Health and care services across Humber, Coast and Vale Health and Care Partnership, which includes hospitals, GP practices, the Yorkshire Ambulance Service, local authorities, mental health, community services and social care providers, are asking for your support as we begin to head into what is likely to be the busiest and most challenging winter our colleagues on the front line of care have faced.
Our health and social care services are seeing unprecedented increases in the number of people needing help. This means most of our services are dealing with a huge increase in the numbers of people accessing care, whilst, in many cases, operating with significant staff shortages.
Lack of immediate access or waiting lists, whether in primary care, community services or at an acute trust, can frustrate the public and unfortunately many of our colleagues have borne the brunt of that frustration. We are asking the public to treat our colleagues with respect and have underlined the message that physical and verbal threats or abuse are not acceptable and will not be tolerated. To support NHS staff, we have established an online resource offering a range of help at https://www.hcvresiliencehub.nhs.uk/.
In today’s modern GP practice, with a range of different healthcare professionals now available, patients who contact their surgery may be asked by the reception team for more details of their health complaint or condition. This extra information means the receptionist (or care navigator) can guide the patient to the right advice or fix up an appointment with the health professional that is most appropriate to meet their clinical needs.
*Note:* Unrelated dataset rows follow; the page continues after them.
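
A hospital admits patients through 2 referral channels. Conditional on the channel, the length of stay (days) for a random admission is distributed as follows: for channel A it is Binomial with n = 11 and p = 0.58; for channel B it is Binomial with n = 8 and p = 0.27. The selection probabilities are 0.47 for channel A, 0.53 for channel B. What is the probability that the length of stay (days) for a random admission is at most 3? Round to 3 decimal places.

Conditional on each channel, P(X ≤ 3): A: 0.0398575; B: 0.856677.
By total probability, P(X ≤ 3) = 0.47·0.0398575 + 0.53·0.856677 = 0.472772.

0.473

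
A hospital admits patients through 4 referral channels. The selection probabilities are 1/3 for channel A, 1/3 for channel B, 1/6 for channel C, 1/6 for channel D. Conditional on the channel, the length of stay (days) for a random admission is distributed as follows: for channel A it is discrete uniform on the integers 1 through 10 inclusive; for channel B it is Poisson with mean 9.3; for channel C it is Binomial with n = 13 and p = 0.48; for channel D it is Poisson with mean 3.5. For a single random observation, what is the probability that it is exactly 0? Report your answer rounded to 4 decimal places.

0.0051

Conditional on each channel, P(X = 0): A: 0; B: 9.14242e-05; C: 0.000203256; D: 0.0301974.
By total probability, P(X = 0) = 0.333333·0 + 0.333333·9.14242e-05 + 0.166667·0.000203256 + 0.166667·0.0301974 = 0.00509725.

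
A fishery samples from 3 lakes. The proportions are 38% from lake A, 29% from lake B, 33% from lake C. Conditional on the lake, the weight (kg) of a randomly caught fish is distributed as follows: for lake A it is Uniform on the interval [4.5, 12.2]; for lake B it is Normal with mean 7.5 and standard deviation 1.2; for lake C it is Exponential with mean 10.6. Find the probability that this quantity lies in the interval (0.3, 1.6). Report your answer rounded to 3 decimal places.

Conditional on each lake, P(0.3 < X < 1.6): A: 0; B: 4.39165e-07; C: 0.112198.
By total probability, P(0.3 < X < 1.6) = 0.38·0 + 0.29·4.39165e-07 + 0.33·0.112198 = 0.0370256.

0.037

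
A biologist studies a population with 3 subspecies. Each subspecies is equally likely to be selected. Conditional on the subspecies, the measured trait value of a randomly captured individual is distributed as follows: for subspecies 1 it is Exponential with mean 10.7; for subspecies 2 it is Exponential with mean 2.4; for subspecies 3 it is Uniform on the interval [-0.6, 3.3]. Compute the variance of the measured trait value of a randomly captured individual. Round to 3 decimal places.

Per component, 1: μ=10.7, E[X²]=228.98; 2: μ=2.4, E[X²]=11.52; 3: μ=1.35, E[X²]=3.09.
E[X] = 0.333333·10.7 + 0.333333·2.4 + 0.333333·1.35 = 4.81667.
E[X²] = 0.333333·228.98 + 0.333333·11.52 + 0.333333·3.09 = 81.1967.
Var(X) = E[X²] − (E[X])² = 81.1967 − 23.2003 = 57.9964.

57.996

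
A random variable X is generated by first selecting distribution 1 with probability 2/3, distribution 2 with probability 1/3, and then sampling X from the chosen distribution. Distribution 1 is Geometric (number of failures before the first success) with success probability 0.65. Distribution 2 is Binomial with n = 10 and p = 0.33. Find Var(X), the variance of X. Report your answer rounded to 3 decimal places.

Per component, 1: μ=0.538462, E[X²]=1.11834; 2: μ=3.3, E[X²]=13.101.
E[X] = 0.666667·0.538462 + 0.333333·3.3 = 1.45897.
E[X²] = 0.666667·1.11834 + 0.333333·13.101 = 5.11256.
Var(X) = E[X²] − (E[X])² = 5.11256 − 2.12861 = 2.98396.

2.984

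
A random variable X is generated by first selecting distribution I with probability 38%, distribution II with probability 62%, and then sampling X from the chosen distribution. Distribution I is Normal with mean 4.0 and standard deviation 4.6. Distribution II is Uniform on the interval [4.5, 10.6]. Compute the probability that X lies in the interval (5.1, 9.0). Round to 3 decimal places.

0.498

Conditional on each component, P(5.1 < X < 9.0): I: 0.266974; II: 0.639344.
By total probability, P(5.1 < X < 9.0) = 0.38·0.266974 + 0.62·0.639344 = 0.497844.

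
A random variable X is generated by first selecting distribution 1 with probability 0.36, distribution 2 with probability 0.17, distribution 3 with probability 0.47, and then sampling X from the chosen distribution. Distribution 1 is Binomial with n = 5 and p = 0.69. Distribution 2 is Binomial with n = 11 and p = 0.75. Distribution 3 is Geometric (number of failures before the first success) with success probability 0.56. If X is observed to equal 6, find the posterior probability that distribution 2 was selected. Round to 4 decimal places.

Likelihoods P(X=6 | ·): 1: 0; 2: 0.0802989; 3: 0.00406354.
Posterior ∝ prior × likelihood. Numerator for 2: 0.17·0.0802989 = 0.0136508.
Normalizing constant: 0.36·0 + 0.17·0.0802989 + 0.47·0.00406354 = 0.0155607.
P(2 | observation) = 0.0136508 / 0.0155607 = 0.877264.

0.8773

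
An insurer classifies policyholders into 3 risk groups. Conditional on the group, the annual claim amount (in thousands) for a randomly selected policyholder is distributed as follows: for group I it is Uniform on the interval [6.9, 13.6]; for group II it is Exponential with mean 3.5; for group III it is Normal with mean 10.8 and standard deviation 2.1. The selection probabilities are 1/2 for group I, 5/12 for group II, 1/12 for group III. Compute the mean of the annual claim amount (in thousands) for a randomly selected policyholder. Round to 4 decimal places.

7.4833

Component means — I: 10.25; II: 3.5; III: 10.8.
E[X] = 0.5·10.25 + 0.416667·3.5 + 0.0833333·10.8 = 7.48333.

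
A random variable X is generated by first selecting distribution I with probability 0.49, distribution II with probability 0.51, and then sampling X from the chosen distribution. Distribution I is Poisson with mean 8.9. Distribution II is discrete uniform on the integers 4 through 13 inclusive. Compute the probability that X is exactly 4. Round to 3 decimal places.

0.068

Conditional on each component, P(X = 4): I: 0.0356556; II: 0.1.
By total probability, P(X = 4) = 0.49·0.0356556 + 0.51·0.1 = 0.0684712.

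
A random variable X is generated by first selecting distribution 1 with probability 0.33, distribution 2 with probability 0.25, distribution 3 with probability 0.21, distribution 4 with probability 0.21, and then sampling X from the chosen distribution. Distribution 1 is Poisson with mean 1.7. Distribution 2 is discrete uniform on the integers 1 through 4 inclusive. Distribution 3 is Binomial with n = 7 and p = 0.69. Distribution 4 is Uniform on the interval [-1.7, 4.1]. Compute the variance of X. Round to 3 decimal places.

Per component, 1: μ=1.7, E[X²]=4.59; 2: μ=2.5, E[X²]=7.5; 3: μ=4.83, E[X²]=24.8262; 4: μ=1.2, E[X²]=4.24333.
E[X] = 0.33·1.7 + 0.25·2.5 + 0.21·4.83 + 0.21·1.2 = 2.4523.
E[X²] = 0.33·4.59 + 0.25·7.5 + 0.21·24.8262 + 0.21·4.24333 = 9.4943.
Var(X) = E[X²] − (E[X])² = 9.4943 − 6.01378 = 3.48053.

3.481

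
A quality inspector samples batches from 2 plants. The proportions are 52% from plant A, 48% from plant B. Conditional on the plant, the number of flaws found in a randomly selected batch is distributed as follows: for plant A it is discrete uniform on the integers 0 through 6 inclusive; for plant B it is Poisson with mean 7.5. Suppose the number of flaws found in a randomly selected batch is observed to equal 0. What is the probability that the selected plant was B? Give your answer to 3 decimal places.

Likelihoods P(X=0 | ·): A: 0.142857; B: 0.000553084.
Posterior ∝ prior × likelihood. Numerator for B: 0.48·0.000553084 = 0.00026548.
Normalizing constant: 0.52·0.142857 + 0.48·0.000553084 = 0.0745512.
P(B | observation) = 0.00026548 / 0.0745512 = 0.00356105.

0.004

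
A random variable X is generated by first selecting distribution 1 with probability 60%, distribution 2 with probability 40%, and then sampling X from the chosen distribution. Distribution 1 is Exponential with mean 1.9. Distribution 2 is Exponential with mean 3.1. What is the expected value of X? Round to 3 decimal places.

2.380

Component means — 1: 1.9; 2: 3.1.
E[X] = 0.6·1.9 + 0.4·3.1 = 2.38.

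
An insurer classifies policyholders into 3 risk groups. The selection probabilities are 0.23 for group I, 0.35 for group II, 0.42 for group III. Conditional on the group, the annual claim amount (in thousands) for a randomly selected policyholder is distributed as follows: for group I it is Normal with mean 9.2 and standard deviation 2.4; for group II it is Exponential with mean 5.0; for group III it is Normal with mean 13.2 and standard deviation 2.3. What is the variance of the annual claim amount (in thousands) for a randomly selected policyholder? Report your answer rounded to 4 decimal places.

25.1465

Per component, I: μ=9.2, E[X²]=90.4; II: μ=5, E[X²]=50; III: μ=13.2, E[X²]=179.53.
E[X] = 0.23·9.2 + 0.35·5 + 0.42·13.2 = 9.41.
E[X²] = 0.23·90.4 + 0.35·50 + 0.42·179.53 = 113.695.
Var(X) = E[X²] − (E[X])² = 113.695 − 88.5481 = 25.1465.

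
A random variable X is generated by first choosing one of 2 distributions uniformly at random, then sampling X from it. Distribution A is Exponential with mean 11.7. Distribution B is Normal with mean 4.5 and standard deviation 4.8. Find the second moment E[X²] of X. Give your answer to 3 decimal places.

For each component E[X²] = Var + (mean)², giving A: 273.78; B: 43.29.
Overall E[X²] = 0.5·273.78 + 0.5·43.29 = 158.535.

158.535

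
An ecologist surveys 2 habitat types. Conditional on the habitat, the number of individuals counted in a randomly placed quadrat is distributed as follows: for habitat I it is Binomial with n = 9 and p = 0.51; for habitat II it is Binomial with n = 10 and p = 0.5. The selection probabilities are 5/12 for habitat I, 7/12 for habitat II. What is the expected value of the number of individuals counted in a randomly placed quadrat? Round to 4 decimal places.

4.8292

Component means — I: 4.59; II: 5.
E[X] = 0.416667·4.59 + 0.583333·5 = 4.82917.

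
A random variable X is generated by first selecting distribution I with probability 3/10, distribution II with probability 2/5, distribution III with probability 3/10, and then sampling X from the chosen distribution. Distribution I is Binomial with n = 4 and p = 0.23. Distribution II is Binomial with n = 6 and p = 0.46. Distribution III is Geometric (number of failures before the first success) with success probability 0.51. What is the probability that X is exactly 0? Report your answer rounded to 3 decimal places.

Conditional on each component, P(X = 0): I: 0.35153; II: 0.0247949; III: 0.51.
By total probability, P(X = 0) = 0.3·0.35153 + 0.4·0.0247949 + 0.3·0.51 = 0.268377.

0.268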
They are highly skilled at handling personal, sensitive and confidential patient data and information and are a vital component of a modern GP practice’s workforce.
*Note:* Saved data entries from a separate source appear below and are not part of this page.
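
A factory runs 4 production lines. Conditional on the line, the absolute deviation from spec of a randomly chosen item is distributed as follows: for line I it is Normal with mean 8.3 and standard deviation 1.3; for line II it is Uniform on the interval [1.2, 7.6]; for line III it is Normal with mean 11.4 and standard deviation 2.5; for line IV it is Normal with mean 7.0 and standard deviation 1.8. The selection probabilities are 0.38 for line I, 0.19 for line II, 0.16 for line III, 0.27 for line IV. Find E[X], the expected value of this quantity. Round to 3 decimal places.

7.704

Component means — I: 8.3; II: 4.4; III: 11.4; IV: 7.
E[X] = 0.38·8.3 + 0.19·4.4 + 0.16·11.4 + 0.27·7 = 7.704.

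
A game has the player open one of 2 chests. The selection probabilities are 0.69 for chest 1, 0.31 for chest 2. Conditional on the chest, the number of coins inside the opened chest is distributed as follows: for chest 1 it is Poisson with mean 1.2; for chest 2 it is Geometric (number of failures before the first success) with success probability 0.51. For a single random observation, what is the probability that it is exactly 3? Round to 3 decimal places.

Conditional on each chest, P(X = 3): 1: 0.0867439; 2: 0.060001.
By total probability, P(X = 3) = 0.69·0.0867439 + 0.31·0.060001 = 0.0784536.

0.078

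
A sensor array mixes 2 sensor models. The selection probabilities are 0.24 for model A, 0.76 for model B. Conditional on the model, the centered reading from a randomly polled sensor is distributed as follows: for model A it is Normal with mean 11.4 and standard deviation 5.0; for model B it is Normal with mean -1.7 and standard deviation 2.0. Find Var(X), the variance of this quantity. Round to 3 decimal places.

Per component, A: μ=11.4, E[X²]=154.96; B: μ=-1.7, E[X²]=6.89.
E[X] = 0.24·11.4 + 0.76·-1.7 = 1.444.
E[X²] = 0.24·154.96 + 0.76·6.89 = 42.4268.
Var(X) = E[X²] − (E[X])² = 42.4268 − 2.08514 = 40.3417.

40.342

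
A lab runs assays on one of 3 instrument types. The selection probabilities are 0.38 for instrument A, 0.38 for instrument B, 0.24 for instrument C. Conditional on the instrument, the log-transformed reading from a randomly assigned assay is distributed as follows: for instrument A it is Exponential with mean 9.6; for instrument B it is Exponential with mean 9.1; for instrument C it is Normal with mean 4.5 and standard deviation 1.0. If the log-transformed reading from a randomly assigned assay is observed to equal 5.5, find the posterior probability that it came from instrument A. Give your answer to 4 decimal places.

0.2163

Likelihoods f(5.5 | ·): A: 0.0587373; B: 0.0600445; C: 0.241971.
Posterior ∝ prior × likelihood. Numerator for A: 0.38·0.0587373 = 0.0223202.
Normalizing constant: 0.38·0.0587373 + 0.38·0.0600445 + 0.24·0.241971 = 0.10321.
P(A | observation) = 0.0223202 / 0.10321 = 0.21626.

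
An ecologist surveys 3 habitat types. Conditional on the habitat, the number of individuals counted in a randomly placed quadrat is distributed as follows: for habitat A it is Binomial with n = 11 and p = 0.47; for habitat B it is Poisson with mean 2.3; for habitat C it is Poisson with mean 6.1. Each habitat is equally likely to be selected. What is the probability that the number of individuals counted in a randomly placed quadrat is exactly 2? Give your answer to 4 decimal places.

Conditional on each habitat, P(X = 2): A: 0.0400905; B: 0.265185; C: 0.0417286.
By total probability, P(X = 2) = 0.333333·0.0400905 + 0.333333·0.265185 + 0.333333·0.0417286 = 0.115668.

0.1157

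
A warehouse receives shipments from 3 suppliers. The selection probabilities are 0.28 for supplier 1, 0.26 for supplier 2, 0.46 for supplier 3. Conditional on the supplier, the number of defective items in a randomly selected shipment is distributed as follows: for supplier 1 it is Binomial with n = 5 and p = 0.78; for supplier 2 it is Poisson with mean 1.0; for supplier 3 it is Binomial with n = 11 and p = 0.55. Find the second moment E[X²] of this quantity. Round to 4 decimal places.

23.1085

For each component E[X²] = Var + (mean)², giving 1: 16.068; 2: 2; 3: 39.325.
Overall E[X²] = 0.28·16.068 + 0.26·2 + 0.46·39.325 = 23.1085.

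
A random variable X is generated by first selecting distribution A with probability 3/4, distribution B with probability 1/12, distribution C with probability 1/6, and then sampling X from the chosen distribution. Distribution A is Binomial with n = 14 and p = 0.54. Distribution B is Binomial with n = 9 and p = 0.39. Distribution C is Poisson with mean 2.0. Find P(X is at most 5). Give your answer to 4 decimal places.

0.3409

Conditional on each component, P(X ≤ 5): A: 0.134776; B: 0.91138; C: 0.983436.
By total probability, P(X ≤ 5) = 0.75·0.134776 + 0.0833333·0.91138 + 0.166667·0.983436 = 0.340937.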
As we move into the winter months, I would like to urge you to do everything you can to take care of yourself. We have both COVID-19 and flu circulating now, so it is important to get the right jabs to protect you, your family, and the people you meet.
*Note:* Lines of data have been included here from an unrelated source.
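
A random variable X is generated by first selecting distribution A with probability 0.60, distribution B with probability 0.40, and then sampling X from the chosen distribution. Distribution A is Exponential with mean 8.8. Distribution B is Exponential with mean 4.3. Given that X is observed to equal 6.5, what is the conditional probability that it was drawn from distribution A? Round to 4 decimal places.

Likelihoods f(6.5 | ·): A: 0.0542915; B: 0.0512908.
Posterior ∝ prior × likelihood. Numerator for A: 0.6·0.0542915 = 0.0325749.
Normalizing constant: 0.6·0.0542915 + 0.4·0.0512908 = 0.0530912.
P(A | observation) = 0.0325749 / 0.0530912 = 0.613564.

0.6136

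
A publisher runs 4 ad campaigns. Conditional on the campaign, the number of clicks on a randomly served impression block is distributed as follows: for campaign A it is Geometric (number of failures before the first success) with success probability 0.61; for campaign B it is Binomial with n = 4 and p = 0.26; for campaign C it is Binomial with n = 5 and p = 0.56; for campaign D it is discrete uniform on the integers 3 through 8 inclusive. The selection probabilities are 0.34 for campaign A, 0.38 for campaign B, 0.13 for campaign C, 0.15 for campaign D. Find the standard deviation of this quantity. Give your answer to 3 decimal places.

2.027

Per component, A: μ=0.639344, E[X²]=1.45687; B: μ=1.04, E[X²]=1.8512; C: μ=2.8, E[X²]=9.072; D: μ=5.5, E[X²]=33.1667.
E[X] = 0.34·0.639344 + 0.38·1.04 + 0.13·2.8 + 0.15·5.5 = 1.80158.
E[X²] = 0.34·1.45687 + 0.38·1.8512 + 0.13·9.072 + 0.15·33.1667 = 7.35315.
Var(X) = E[X²] − (E[X])² = 7.35315 − 3.24568 = 4.10747.
SD(X) = √4.10747 = 2.02669.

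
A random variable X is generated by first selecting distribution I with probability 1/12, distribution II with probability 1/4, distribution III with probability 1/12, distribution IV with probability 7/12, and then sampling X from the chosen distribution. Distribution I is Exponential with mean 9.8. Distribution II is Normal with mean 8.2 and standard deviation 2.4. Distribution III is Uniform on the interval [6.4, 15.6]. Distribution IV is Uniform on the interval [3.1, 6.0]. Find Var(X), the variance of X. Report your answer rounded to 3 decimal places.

Per component, I: μ=9.8, E[X²]=192.08; II: μ=8.2, E[X²]=73; III: μ=11, E[X²]=128.053; IV: μ=4.55, E[X²]=21.4033.
E[X] = 0.0833333·9.8 + 0.25·8.2 + 0.0833333·11 + 0.583333·4.55 = 6.4375.
E[X²] = 0.0833333·192.08 + 0.25·73 + 0.0833333·128.053 + 0.583333·21.4033 = 57.4131.
Var(X) = E[X²] − (E[X])² = 57.4131 − 41.4414 = 15.9716.

15.972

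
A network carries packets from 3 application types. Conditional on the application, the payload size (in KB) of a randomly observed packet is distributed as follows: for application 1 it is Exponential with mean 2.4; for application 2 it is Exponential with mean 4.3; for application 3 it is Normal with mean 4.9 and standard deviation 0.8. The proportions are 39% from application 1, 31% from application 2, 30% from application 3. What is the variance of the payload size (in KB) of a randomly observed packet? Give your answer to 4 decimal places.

9.3715

Per component, 1: μ=2.4, E[X²]=11.52; 2: μ=4.3, E[X²]=36.98; 3: μ=4.9, E[X²]=24.65.
E[X] = 0.39·2.4 + 0.31·4.3 + 0.3·4.9 = 3.739.
E[X²] = 0.39·11.52 + 0.31·36.98 + 0.3·24.65 = 23.3516.
Var(X) = E[X²] − (E[X])² = 23.3516 − 13.9801 = 9.37148.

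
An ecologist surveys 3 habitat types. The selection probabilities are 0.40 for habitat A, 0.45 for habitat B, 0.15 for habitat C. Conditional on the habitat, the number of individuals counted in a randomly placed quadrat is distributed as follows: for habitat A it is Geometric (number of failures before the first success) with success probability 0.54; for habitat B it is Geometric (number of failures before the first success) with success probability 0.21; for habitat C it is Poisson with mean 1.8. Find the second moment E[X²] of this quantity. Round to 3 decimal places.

For each component E[X²] = Var + (mean)², giving A: 2.30316; B: 32.0658; C: 5.04.
Overall E[X²] = 0.4·2.30316 + 0.45·32.0658 + 0.15·5.04 = 16.1069.

16.107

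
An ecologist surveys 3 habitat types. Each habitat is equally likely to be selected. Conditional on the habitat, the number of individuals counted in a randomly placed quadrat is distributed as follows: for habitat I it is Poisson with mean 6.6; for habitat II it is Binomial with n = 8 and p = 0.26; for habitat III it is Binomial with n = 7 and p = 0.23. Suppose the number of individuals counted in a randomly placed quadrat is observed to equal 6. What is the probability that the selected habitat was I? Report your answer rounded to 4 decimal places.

0.9658

Likelihoods P(X=6 | ·): I: 0.156166; II: 0.00473654; III: 0.000797913.
Posterior ∝ prior × likelihood. Numerator for I: 0.333333·0.156166 = 0.0520555.
Normalizing constant: 0.333333·0.156166 + 0.333333·0.00473654 + 0.333333·0.000797913 = 0.0539003.
P(I | observation) = 0.0520555 / 0.0539003 = 0.965773.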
The flu vaccine is available now. It is safe, effective and protects millions of people each year. If you are eligible, you can make an appointment through your GP or pharmacy – whichever is more convenient. You can find out more about the flu jab on the NHS website.
The COVID-19 vaccine will also help to keep you safe. Thousands of people have already taken up the offer of a free jab. It’s not too late to get your first jab – or even your second or booster jab. Click on the NHS website to book your slot.
Here are some simple steps we can all take and help our NHS overcome a winter like no other.
1. Health and care services are there to help. Save time by booking appointments and seeking medical advice online via the NHS App or by contacting your GP using the online form available on each practice website. There is a Health A-Z at www.nhs.uk/conditions/ with useful information and advice on common conditions. You can also visit your local council website to find out more about how you can receive the early help or care you need.
2. ‘Talk before you walk’ by going online to www.111.nhs.uk or calling NHS 111 if you do not have internet access before attending your local A&E.
3. Health needs that are not a life-threatening emergency but are urgent include severe pain, suspected broken limbs and stomach pains. If you are experiencing any of the above symptoms, the friendly teams at NHS 111 will be able to help. If someone has a life-threatening illness or injury, then 999 should always be used.
4. Jabs and testing are our way out of the pandemic. Life-saving vaccines and regular testing are the best way to protect everyone from COVID-19. Please ensure you have your second dose and have your flu jab if offered.
5. Get a COVID-19 test if you have symptoms and please don’t visit a healthcare setting (GP practices, pharmacies, hospital) if you have symptoms.
6. If you are concerned about your or someone else’s mental health you can get help on the NHS website. If you are worried about a vulnerable child or adult, you should contact your local council.
7. Continue to be kind to our staff and each other. This includes helping us by socially distancing where possible and wearing a face mask in healthcare settings.
We want to thank our colleagues and volunteers who continue to work hard during the busiest time on record and to everyone living across our region for your patience and kindness.